Nevertheless, Musk is determined to release such a device in the next five years. After testing the devices in medical studies, Musk hopes to be the pioneer of an implant that completely integrates with our brain, storing memories, connecting us to the Internet, and more. Why? Musk believes that brain devices will be the only way for humans to stay relevant in a world that will become dominated by artificial intelligence.
Medical Devices: Stimulating Empathy
An experimental empathy device recently released by Klick Labs is designed to electrically stimulate the user’s muscles to replicate the difficulties patients with movement disorders experience. The SymPulseTM Tele-Empathy Device records continuous electromyogram data from the patient and wirelessly transmits it to an electrical muscle stimulation armband for non-patients. The device induces involuntary muscle activity, which mimics patient tremors in real time, and enables physicians and family members to experience these difficulties during simple tasks, such as buttoning a shirt.

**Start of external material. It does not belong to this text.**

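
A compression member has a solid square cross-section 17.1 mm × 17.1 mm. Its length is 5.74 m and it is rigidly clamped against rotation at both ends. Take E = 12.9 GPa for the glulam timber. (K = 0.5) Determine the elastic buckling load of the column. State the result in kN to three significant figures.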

“Skillful use of clinical empathy is essential for all three major aspects of effective medical care: Accurate diagnosis, treatment adherence, and patient activation,” says Dr. Jodi Halpern, Professor of Bioethics and Medical Humanities at the University of California, Berkeley. “We need exciting new innovative approaches to inculcate empathy in physicians.” Beyond inducing empathy, the technology may help physicians analyze movement patterns and better assist the patient in overcoming their difficulties. SymPulseTM Tele-Empathy Device’s debut included a powerful video of the wife and brother of a 43-year-old man, who experienced his tremors from Parkinson’s disease.

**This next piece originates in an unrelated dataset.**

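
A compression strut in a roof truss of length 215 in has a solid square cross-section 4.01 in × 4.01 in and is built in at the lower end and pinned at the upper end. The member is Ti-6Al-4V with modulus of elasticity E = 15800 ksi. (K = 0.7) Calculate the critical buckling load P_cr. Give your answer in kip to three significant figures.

I = a⁴/12 = 4.01⁴/12 = 21.55 in⁴
Effective length L_e = K·L = 0.7 × 215 = 150.5 in
P_cr = π²EI / L_e² = π² × 15800×10³ × 21.55 / 150.5² = 1.483×10^5 lb

P_cr ≈ 148 kip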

Discoveries/Innovations: Can Mushrooms Fight Illness?
Do you love mushrooms? If you do, here’s a reason to love them even more: These fungi may soon help us battle antibiotic resistance. Common illnesses are becoming more of a threat as foreign bacteria become more resistant to our variations in medicine. Researchers at Chalmers University have discovered that at least 24 species of fungi have genetic material with more than 1,000 pathways for making bioactive compounds, opening up enormous possibilities for producing varying antibiotics.
“It’s important to find new antibiotics in order to give physicians a broad palette of antibiotics—existing ones as well as new ones—to use in treatment. This will make it harder for bacteria to develop resistance,” explains Jens Christian Nielsen, part of the research team. Whether or not pharmaceutical companies will be willing to invest in new market antibiotics remains to be seen.